Phillip Cosby, executive director of the Kansas City-area office of the National Coalition for the Protection of Children and Families, said the legislation endorsed by the committee is a good step toward protecting communities, though he’d hoped the alcohol ban would survive.
“It wasn’t a home run, but it was a triple. I can live with it,” said Cosby, a retired Army master sergeant from Overland Park who’s become a leading Kansas advocate of new restrictions on sexually oriented businesses. “Small towns are going to be looked after, and they will have the backing of the state.”
Critics of the legislation argue that said regulation of sexually oriented businesses is best left to cities and counties, noting some urban communities have good records in controlling them and their effects. Some legislators question taking time to deal with the issue when the state must close a projected $492 million budget shortfall.
“The Legislature is probably intruding in areas where we don’t need to be,” said House Minority Leader Paul Davis, a Lawrence Democrat. “We’ve got a lot more important things that we need to be dealing with here.”
Supporters expect the House to approve the measure. It passed a similar bill last year, only to watch the Senate reject it on a 20-20 vote. This year’s measure could face a similar fate.
“I don’t know that I’ve seen a whole lot of change,” said Senate Majority Leader Jay Emler, a Lindsborg Republican.

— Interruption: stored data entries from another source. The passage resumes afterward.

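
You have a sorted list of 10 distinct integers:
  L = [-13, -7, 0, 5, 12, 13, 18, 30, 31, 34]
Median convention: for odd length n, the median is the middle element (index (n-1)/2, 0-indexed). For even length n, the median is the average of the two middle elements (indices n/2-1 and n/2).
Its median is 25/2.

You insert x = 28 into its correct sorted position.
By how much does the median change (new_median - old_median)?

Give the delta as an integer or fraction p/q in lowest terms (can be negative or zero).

Old median = 25/2
After inserting x = 28: new sorted = [-13, -7, 0, 5, 12, 13, 18, 28, 30, 31, 34]
New median = 13
Delta = 13 - 25/2 = 1/2

Answer: 1/2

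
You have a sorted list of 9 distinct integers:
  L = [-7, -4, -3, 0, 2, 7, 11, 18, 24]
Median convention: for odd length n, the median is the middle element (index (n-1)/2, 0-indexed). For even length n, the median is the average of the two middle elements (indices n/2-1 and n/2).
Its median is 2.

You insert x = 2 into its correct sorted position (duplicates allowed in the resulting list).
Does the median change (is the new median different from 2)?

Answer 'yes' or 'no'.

Answer: no

Derivation:
Old median = 2
Insert x = 2
New median = 2
Changed? no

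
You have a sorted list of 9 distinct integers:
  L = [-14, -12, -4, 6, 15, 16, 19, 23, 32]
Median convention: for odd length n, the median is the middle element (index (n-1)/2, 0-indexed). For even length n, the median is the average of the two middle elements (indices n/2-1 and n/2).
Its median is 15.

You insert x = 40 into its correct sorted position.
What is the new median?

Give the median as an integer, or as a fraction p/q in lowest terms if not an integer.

Answer: 31/2

Derivation:
Old list (sorted, length 9): [-14, -12, -4, 6, 15, 16, 19, 23, 32]
Old median = 15
Insert x = 40
Old length odd (9). Middle was index 4 = 15.
New length even (10). New median = avg of two middle elements.
x = 40: 9 elements are < x, 0 elements are > x.
New sorted list: [-14, -12, -4, 6, 15, 16, 19, 23, 32, 40]
New median = 31/2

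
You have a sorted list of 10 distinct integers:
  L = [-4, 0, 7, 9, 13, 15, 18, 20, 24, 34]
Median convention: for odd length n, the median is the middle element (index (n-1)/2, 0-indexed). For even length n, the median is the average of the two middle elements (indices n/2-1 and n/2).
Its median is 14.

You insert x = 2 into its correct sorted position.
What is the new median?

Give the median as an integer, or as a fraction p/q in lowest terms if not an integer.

Old list (sorted, length 10): [-4, 0, 7, 9, 13, 15, 18, 20, 24, 34]
Old median = 14
Insert x = 2
Old length even (10). Middle pair: indices 4,5 = 13,15.
New length odd (11). New median = single middle element.
x = 2: 2 elements are < x, 8 elements are > x.
New sorted list: [-4, 0, 2, 7, 9, 13, 15, 18, 20, 24, 34]
New median = 13

Answer: 13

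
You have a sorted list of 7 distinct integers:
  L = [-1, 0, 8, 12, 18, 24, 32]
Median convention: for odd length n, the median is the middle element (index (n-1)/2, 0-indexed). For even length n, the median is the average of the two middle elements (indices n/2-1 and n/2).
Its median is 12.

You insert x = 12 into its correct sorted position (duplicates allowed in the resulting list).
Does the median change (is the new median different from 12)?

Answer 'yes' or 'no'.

Old median = 12
Insert x = 12
New median = 12
Changed? no

Answer: no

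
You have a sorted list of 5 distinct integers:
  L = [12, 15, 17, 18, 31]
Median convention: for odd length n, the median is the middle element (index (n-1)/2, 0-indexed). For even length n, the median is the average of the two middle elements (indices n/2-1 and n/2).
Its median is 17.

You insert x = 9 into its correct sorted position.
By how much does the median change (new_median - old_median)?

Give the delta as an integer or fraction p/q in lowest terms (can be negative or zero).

Answer: -1

Derivation:
Old median = 17
After inserting x = 9: new sorted = [9, 12, 15, 17, 18, 31]
New median = 16
Delta = 16 - 17 = -1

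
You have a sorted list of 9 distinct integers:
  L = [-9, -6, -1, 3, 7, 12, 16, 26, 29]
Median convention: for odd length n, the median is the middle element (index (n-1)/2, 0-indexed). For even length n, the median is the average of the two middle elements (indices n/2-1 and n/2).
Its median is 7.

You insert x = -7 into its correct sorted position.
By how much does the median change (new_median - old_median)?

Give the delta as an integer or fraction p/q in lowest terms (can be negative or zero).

Old median = 7
After inserting x = -7: new sorted = [-9, -7, -6, -1, 3, 7, 12, 16, 26, 29]
New median = 5
Delta = 5 - 7 = -2

Answer: -2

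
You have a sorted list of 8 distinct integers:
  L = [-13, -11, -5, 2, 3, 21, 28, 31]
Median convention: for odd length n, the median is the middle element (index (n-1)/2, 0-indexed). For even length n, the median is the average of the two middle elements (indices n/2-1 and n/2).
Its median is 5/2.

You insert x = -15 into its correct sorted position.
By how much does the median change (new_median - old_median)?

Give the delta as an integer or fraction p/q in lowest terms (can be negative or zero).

Old median = 5/2
After inserting x = -15: new sorted = [-15, -13, -11, -5, 2, 3, 21, 28, 31]
New median = 2
Delta = 2 - 5/2 = -1/2

Answer: -1/2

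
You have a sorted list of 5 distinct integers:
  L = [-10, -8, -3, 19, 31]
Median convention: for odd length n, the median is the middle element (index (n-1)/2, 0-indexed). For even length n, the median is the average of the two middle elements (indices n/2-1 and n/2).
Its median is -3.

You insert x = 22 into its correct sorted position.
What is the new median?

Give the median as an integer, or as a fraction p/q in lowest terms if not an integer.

Old list (sorted, length 5): [-10, -8, -3, 19, 31]
Old median = -3
Insert x = 22
Old length odd (5). Middle was index 2 = -3.
New length even (6). New median = avg of two middle elements.
x = 22: 4 elements are < x, 1 elements are > x.
New sorted list: [-10, -8, -3, 19, 22, 31]
New median = 8

Answer: 8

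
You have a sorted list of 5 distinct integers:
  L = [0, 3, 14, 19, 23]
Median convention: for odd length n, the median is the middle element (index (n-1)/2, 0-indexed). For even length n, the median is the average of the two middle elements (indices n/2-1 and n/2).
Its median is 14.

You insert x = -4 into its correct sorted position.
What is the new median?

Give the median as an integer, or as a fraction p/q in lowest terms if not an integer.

Answer: 17/2

Derivation:
Old list (sorted, length 5): [0, 3, 14, 19, 23]
Old median = 14
Insert x = -4
Old length odd (5). Middle was index 2 = 14.
New length even (6). New median = avg of two middle elements.
x = -4: 0 elements are < x, 5 elements are > x.
New sorted list: [-4, 0, 3, 14, 19, 23]
New median = 17/2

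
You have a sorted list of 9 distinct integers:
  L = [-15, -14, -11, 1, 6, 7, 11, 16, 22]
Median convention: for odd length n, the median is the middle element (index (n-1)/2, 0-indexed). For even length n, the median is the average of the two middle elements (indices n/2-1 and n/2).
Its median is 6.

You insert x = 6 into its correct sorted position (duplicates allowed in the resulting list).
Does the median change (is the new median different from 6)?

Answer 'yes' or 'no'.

Old median = 6
Insert x = 6
New median = 6
Changed? no

Answer: no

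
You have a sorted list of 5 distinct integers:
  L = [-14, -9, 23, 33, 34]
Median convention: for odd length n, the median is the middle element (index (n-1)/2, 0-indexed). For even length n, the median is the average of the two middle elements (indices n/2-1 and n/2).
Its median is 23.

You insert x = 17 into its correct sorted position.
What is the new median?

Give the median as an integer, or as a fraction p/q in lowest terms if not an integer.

Answer: 20

Derivation:
Old list (sorted, length 5): [-14, -9, 23, 33, 34]
Old median = 23
Insert x = 17
Old length odd (5). Middle was index 2 = 23.
New length even (6). New median = avg of two middle elements.
x = 17: 2 elements are < x, 3 elements are > x.
New sorted list: [-14, -9, 17, 23, 33, 34]
New median = 20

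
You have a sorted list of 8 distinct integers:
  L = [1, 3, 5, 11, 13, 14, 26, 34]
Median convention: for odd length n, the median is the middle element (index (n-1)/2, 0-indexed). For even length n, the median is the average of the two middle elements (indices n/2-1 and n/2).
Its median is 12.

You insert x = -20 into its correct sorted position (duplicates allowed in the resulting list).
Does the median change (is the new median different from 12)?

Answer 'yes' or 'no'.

Answer: yes

Derivation:
Old median = 12
Insert x = -20
New median = 11
Changed? yes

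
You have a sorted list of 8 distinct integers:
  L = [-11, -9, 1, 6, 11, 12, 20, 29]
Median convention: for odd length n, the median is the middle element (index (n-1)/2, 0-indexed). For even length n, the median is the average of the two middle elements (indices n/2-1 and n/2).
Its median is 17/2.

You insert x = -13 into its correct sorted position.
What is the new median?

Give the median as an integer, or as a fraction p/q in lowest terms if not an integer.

Old list (sorted, length 8): [-11, -9, 1, 6, 11, 12, 20, 29]
Old median = 17/2
Insert x = -13
Old length even (8). Middle pair: indices 3,4 = 6,11.
New length odd (9). New median = single middle element.
x = -13: 0 elements are < x, 8 elements are > x.
New sorted list: [-13, -11, -9, 1, 6, 11, 12, 20, 29]
New median = 6

Answer: 6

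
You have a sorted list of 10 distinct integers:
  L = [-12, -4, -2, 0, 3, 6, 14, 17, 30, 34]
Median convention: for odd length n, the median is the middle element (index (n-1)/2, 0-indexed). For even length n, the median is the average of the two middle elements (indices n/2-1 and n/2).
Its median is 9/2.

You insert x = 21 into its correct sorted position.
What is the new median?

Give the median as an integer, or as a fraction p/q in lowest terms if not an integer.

Answer: 6

Derivation:
Old list (sorted, length 10): [-12, -4, -2, 0, 3, 6, 14, 17, 30, 34]
Old median = 9/2
Insert x = 21
Old length even (10). Middle pair: indices 4,5 = 3,6.
New length odd (11). New median = single middle element.
x = 21: 8 elements are < x, 2 elements are > x.
New sorted list: [-12, -4, -2, 0, 3, 6, 14, 17, 21, 30, 34]
New median = 6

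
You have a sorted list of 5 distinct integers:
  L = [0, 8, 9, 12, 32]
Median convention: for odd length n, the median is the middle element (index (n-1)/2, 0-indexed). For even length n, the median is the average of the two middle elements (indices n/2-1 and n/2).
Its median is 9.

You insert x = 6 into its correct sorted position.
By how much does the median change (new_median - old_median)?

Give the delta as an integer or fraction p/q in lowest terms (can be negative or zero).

Old median = 9
After inserting x = 6: new sorted = [0, 6, 8, 9, 12, 32]
New median = 17/2
Delta = 17/2 - 9 = -1/2

Answer: -1/2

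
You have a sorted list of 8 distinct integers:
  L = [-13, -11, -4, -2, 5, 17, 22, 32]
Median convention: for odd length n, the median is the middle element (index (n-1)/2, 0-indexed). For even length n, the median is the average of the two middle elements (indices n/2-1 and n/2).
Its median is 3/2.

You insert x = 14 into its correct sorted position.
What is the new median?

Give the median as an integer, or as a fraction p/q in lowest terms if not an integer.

Old list (sorted, length 8): [-13, -11, -4, -2, 5, 17, 22, 32]
Old median = 3/2
Insert x = 14
Old length even (8). Middle pair: indices 3,4 = -2,5.
New length odd (9). New median = single middle element.
x = 14: 5 elements are < x, 3 elements are > x.
New sorted list: [-13, -11, -4, -2, 5, 14, 17, 22, 32]
New median = 5

Answer: 5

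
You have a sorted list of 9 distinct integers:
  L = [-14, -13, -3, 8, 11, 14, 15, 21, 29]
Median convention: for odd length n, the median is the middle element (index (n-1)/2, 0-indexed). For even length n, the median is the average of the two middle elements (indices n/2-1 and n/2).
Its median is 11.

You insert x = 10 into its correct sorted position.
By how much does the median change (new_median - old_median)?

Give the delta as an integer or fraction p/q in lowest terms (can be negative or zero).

Answer: -1/2

Derivation:
Old median = 11
After inserting x = 10: new sorted = [-14, -13, -3, 8, 10, 11, 14, 15, 21, 29]
New median = 21/2
Delta = 21/2 - 11 = -1/2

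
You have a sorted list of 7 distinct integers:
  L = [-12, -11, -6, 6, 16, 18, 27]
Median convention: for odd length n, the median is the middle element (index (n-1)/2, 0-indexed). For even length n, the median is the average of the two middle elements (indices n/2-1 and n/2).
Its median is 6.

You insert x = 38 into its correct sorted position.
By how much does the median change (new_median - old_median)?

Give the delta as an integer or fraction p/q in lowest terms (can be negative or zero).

Answer: 5

Derivation:
Old median = 6
After inserting x = 38: new sorted = [-12, -11, -6, 6, 16, 18, 27, 38]
New median = 11
Delta = 11 - 6 = 5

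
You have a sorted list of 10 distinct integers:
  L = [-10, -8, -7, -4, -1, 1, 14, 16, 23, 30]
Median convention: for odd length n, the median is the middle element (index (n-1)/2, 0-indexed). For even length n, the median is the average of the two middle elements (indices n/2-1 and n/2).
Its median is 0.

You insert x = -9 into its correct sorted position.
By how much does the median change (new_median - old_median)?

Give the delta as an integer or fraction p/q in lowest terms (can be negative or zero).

Old median = 0
After inserting x = -9: new sorted = [-10, -9, -8, -7, -4, -1, 1, 14, 16, 23, 30]
New median = -1
Delta = -1 - 0 = -1

Answer: -1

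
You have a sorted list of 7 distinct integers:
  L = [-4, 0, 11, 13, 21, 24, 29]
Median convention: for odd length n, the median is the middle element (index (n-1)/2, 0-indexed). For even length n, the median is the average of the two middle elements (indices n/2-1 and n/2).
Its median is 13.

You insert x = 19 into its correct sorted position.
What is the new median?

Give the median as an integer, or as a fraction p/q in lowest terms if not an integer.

Old list (sorted, length 7): [-4, 0, 11, 13, 21, 24, 29]
Old median = 13
Insert x = 19
Old length odd (7). Middle was index 3 = 13.
New length even (8). New median = avg of two middle elements.
x = 19: 4 elements are < x, 3 elements are > x.
New sorted list: [-4, 0, 11, 13, 19, 21, 24, 29]
New median = 16

Answer: 16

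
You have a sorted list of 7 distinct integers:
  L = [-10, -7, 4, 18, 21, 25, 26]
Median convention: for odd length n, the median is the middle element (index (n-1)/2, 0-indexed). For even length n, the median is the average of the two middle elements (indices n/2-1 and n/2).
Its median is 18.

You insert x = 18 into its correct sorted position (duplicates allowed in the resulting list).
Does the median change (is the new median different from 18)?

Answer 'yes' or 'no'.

Old median = 18
Insert x = 18
New median = 18
Changed? no

Answer: no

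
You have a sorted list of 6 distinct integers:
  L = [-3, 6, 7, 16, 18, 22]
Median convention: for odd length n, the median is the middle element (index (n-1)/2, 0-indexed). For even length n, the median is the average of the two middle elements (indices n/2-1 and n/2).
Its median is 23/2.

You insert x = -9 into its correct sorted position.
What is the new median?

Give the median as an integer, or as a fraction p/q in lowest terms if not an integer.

Old list (sorted, length 6): [-3, 6, 7, 16, 18, 22]
Old median = 23/2
Insert x = -9
Old length even (6). Middle pair: indices 2,3 = 7,16.
New length odd (7). New median = single middle element.
x = -9: 0 elements are < x, 6 elements are > x.
New sorted list: [-9, -3, 6, 7, 16, 18, 22]
New median = 7

Answer: 7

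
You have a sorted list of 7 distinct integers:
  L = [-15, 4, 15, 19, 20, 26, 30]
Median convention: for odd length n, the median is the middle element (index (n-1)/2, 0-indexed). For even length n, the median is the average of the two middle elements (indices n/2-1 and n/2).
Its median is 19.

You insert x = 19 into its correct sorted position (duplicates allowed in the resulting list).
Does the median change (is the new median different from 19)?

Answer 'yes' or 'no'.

Old median = 19
Insert x = 19
New median = 19
Changed? no

Answer: no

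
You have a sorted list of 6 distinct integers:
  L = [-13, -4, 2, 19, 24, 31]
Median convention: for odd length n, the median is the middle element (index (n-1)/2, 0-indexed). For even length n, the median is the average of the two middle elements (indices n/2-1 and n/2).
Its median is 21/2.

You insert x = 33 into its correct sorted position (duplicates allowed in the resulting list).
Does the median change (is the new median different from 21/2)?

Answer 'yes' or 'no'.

Answer: yes

Derivation:
Old median = 21/2
Insert x = 33
New median = 19
Changed? yes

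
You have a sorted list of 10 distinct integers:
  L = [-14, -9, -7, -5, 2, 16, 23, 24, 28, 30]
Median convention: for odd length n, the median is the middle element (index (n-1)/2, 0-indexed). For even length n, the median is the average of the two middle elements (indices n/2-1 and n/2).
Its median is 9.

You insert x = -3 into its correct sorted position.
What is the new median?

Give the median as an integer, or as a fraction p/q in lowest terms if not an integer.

Answer: 2

Derivation:
Old list (sorted, length 10): [-14, -9, -7, -5, 2, 16, 23, 24, 28, 30]
Old median = 9
Insert x = -3
Old length even (10). Middle pair: indices 4,5 = 2,16.
New length odd (11). New median = single middle element.
x = -3: 4 elements are < x, 6 elements are > x.
New sorted list: [-14, -9, -7, -5, -3, 2, 16, 23, 24, 28, 30]
New median = 2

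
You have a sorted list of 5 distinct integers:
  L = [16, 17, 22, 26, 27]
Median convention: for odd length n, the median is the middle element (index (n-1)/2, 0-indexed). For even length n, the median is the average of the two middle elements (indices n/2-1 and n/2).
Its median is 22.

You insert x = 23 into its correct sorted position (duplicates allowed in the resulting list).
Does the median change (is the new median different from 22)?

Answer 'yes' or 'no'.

Old median = 22
Insert x = 23
New median = 45/2
Changed? yes

Answer: yes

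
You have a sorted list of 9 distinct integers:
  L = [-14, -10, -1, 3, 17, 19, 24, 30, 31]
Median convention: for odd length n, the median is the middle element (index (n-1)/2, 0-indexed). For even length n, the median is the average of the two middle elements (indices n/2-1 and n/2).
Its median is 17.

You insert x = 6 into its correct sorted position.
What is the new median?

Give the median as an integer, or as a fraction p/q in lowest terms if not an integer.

Answer: 23/2

Derivation:
Old list (sorted, length 9): [-14, -10, -1, 3, 17, 19, 24, 30, 31]
Old median = 17
Insert x = 6
Old length odd (9). Middle was index 4 = 17.
New length even (10). New median = avg of two middle elements.
x = 6: 4 elements are < x, 5 elements are > x.
New sorted list: [-14, -10, -1, 3, 6, 17, 19, 24, 30, 31]
New median = 23/2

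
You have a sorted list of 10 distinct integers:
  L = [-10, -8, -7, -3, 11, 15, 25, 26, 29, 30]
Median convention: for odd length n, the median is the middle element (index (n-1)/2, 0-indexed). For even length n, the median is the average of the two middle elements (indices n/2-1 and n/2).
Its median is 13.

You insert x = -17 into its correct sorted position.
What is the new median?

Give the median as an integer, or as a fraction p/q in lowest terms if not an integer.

Answer: 11

Derivation:
Old list (sorted, length 10): [-10, -8, -7, -3, 11, 15, 25, 26, 29, 30]
Old median = 13
Insert x = -17
Old length even (10). Middle pair: indices 4,5 = 11,15.
New length odd (11). New median = single middle element.
x = -17: 0 elements are < x, 10 elements are > x.
New sorted list: [-17, -10, -8, -7, -3, 11, 15, 25, 26, 29, 30]
New median = 11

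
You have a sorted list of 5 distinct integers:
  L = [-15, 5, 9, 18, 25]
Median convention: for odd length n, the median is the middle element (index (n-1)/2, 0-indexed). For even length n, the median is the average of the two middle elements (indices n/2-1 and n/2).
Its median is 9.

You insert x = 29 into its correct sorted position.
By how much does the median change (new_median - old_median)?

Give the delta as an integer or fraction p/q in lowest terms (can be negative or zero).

Old median = 9
After inserting x = 29: new sorted = [-15, 5, 9, 18, 25, 29]
New median = 27/2
Delta = 27/2 - 9 = 9/2

Answer: 9/2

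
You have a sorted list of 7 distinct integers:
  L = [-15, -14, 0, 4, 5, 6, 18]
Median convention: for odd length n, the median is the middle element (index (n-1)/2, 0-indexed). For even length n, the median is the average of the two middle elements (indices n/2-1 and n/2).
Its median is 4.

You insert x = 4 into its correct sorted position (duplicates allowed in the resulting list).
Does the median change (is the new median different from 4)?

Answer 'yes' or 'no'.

Old median = 4
Insert x = 4
New median = 4
Changed? no

Answer: no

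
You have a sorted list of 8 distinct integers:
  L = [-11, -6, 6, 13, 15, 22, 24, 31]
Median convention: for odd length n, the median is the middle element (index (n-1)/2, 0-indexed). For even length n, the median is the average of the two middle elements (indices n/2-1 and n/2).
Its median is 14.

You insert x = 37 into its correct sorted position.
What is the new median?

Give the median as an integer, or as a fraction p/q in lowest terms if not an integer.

Old list (sorted, length 8): [-11, -6, 6, 13, 15, 22, 24, 31]
Old median = 14
Insert x = 37
Old length even (8). Middle pair: indices 3,4 = 13,15.
New length odd (9). New median = single middle element.
x = 37: 8 elements are < x, 0 elements are > x.
New sorted list: [-11, -6, 6, 13, 15, 22, 24, 31, 37]
New median = 15

Answer: 15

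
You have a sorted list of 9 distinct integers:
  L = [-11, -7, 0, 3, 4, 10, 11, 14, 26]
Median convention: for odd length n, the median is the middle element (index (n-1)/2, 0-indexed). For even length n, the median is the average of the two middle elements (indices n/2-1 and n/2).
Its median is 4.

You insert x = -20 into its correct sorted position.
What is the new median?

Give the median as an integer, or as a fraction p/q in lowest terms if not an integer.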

In the House committee, banning alcohol at sexually oriented businesses inspired the most debate. Some committee members concluded that strip clubs and adult cabarets are the only ones like to sell alcohol anyway and said they aren’t trying to force them to close by denying them a big source of revenue.
Freshman Rep. Amanda Grosserode, a Lenexa Republican, compared the alcohol ban to the ban on smoking in most public places, including restaurants and bars, approved by legislators last year. She said she would have opposed the smoking ban.
“The same will hold true for this,” she said. “No more will I vote to ban the consumption of alcohol in a certain type of establishment than I would have voted to ban smoking in any other form of establishment.”
But Rep. Joe Patton, a Topeka Republican and an attorney, said sexually oriented businesses already are “softer targets” for crime.
“It’s really clear from the studies that alcohol is a significant part of that dynamic,” he said.